Canco’s only activity in California was the sporadic presence of a salesperson who was based outside California but occasionally entered the state to solicit California customers. The company shipped products to its California customers via common carrier. After receiving the company’s reply, California concluded that the company had nexus with the state. PL 86-272 did not protect Canco: its transactions with California customers were foreign commerce, not interstate commerce. California issued a bill imposing tax, interest, and penalties.
In representations to California, we asserted that a claim that Canco was not engaged in interstate commerce was not supported by the facts. The term “interstate commerce” is not defined in the federal law. We argued that the corporation’s location or domicile is not necessarily determinative and that one must look to the specific activities conducted by the business, an approach supported by the US Supreme Court. (See Kraft Gen. Foods, Inc. v. Iowa Dept. of Revenue and Finance, 505 US 71 (1992).) Evidence indicating the interstate nature of the business included the following:
- All transactions with California customers required people and property to move across state lines. Canco shipped its products via common carrier trucks to its customers in California.
- The shipments were sent to California locations, but the invoices for the transactions showed that the corporate headquarters of many customers were situated outside California. Thus, invoices for shipments to California locations were sent to and paid from another state.
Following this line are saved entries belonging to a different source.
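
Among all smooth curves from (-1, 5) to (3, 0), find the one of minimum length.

Arc-length functional: J[y] = ∫ sqrt(1 + (y')^2) dx.
Lagrangian L = sqrt(1 + (y')^2) has no explicit y dependence, so ∂L/∂y = 0 and the Euler-Lagrange equation gives
    d/dx( y' / sqrt(1 + (y')^2) ) = 0  ⇒  y' / sqrt(1 + (y')^2) = const.
Hence y' is constant, so y(x) is affine.
Fitting the endpoints (-1, 5) and (3, 0):
    slope m = (0 − 5) / (3 − (-1)) = -5/4,
    intercept c = 5 − m·(-1) = 15/4.
Extremal: y(x) = (-5/4) x + 15/4.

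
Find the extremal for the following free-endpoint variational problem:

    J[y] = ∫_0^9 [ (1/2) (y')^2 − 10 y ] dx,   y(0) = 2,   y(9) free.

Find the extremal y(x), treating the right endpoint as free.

The Lagrangian L = (1/2) (y')^2 − 10 y gives
    ∂L/∂y = −10,   ∂L/∂y' = y'.
Euler-Lagrange: d/dx(y') − (−10) = 0, i.e. y'' + 10 = 0, so
    y(x) = −(10/2) x^2 + C1 x + C2.
Fixed left endpoint y(0) = 2 ⇒ C2 = 2.
The right endpoint x = 9 is free, so the natural (transversality) condition is ∂L/∂y' |_{x=9} = 0, i.e. y'(9) = 0.
Compute y'(x) = −10 x + C1, so y'(9) = −90 + C1 = 0 ⇒ C1 = 90.
Therefore the extremal is
    y(x) = −5 x^2 + 90 x + 2.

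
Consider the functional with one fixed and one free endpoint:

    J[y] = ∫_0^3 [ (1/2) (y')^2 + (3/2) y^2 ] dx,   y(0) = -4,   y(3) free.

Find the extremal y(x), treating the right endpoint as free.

The Lagrangian L = (1/2) (y')^2 + (3/2) y^2 gives
    ∂L/∂y = 3 y,   ∂L/∂y' = y'.
Euler-Lagrange: y'' − 3 y = 0.
With k = sqrt(3), the general solution is
    y(x) = A cosh(sqrt(3) x) + B sinh(sqrt(3) x).
Fixed left endpoint y(0) = -4 ⇒ A = -4.
The right endpoint x = 3 is free, so the natural (transversality) condition is ∂L/∂y' |_{x=3} = 0, i.e. y'(3) = 0.
Compute y'(x) = A k sinh(k x) + B k cosh(k x), so
    y'(3) = A k sinh(k·3) + B k cosh(k·3) = 0
    ⇒ B = −A tanh(k·3) = 4 tanh(sqrt(3)·3).
Therefore the extremal is
    y(x) = −4 cosh(sqrt(3) x) + 4 tanh(sqrt(3)·3) sinh(sqrt(3) x).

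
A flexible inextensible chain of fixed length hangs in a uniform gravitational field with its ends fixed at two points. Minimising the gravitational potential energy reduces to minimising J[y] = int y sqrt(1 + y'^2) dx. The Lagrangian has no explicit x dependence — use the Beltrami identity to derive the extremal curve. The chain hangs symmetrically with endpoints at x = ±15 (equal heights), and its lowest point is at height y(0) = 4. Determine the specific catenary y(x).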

- Because the common carriers were hired by Canco to deliver the products, they paid highway use tax and fuel tax and made retail purchases of food and fuel in several states.
- The sales representative who solicited California customers also made sales calls in numerous other western states.
- A significant amount of the raw materials used to produce the finished goods sold to California customers originated with suppliers located in other states.
- Canco maintained a US bank account and attended US trade shows outside California.
- One California customer required Canco to deliver its manufactured goods to another state for additional processing by an unrelated third party.
Assuming that these types of activities qualify as interstate commerce, many Canadian companies should be able to benefit from the protection of PL 86-272. Most Canadian companies that do business in the United States engage in some combination of these activities as part of their normal course of business.
Alternatively, we argued that California’s position discriminates between interstate and foreign commerce and is unconstitutional: under the US constitution’s commerce clause, a state may not discriminate against foreign commerce in favour of interstate commerce (for example, by failing to extend the protection of PL 86-272 to income derived from so-called foreign commerce and extending that protection to so-called interstate commerce). The Multistate Tax Commission, a collection of state governments working toward the uniform application of taxing statutes, takes the position that PL 86-272 applies to both interstate commerce and foreign commerce.
California notified Canco that “[t]he Franchise Tax Board has considered your protest against the proposed assessment. As a result, we have withdrawn the proposed assessment.” Unfortunately, that response does not shed light on the arguments that California found persuasive. Nonetheless, it seems that California did not want to risk unsuccessful litigation to test its position, a factor that may offer hope to similarly positioned Cancos.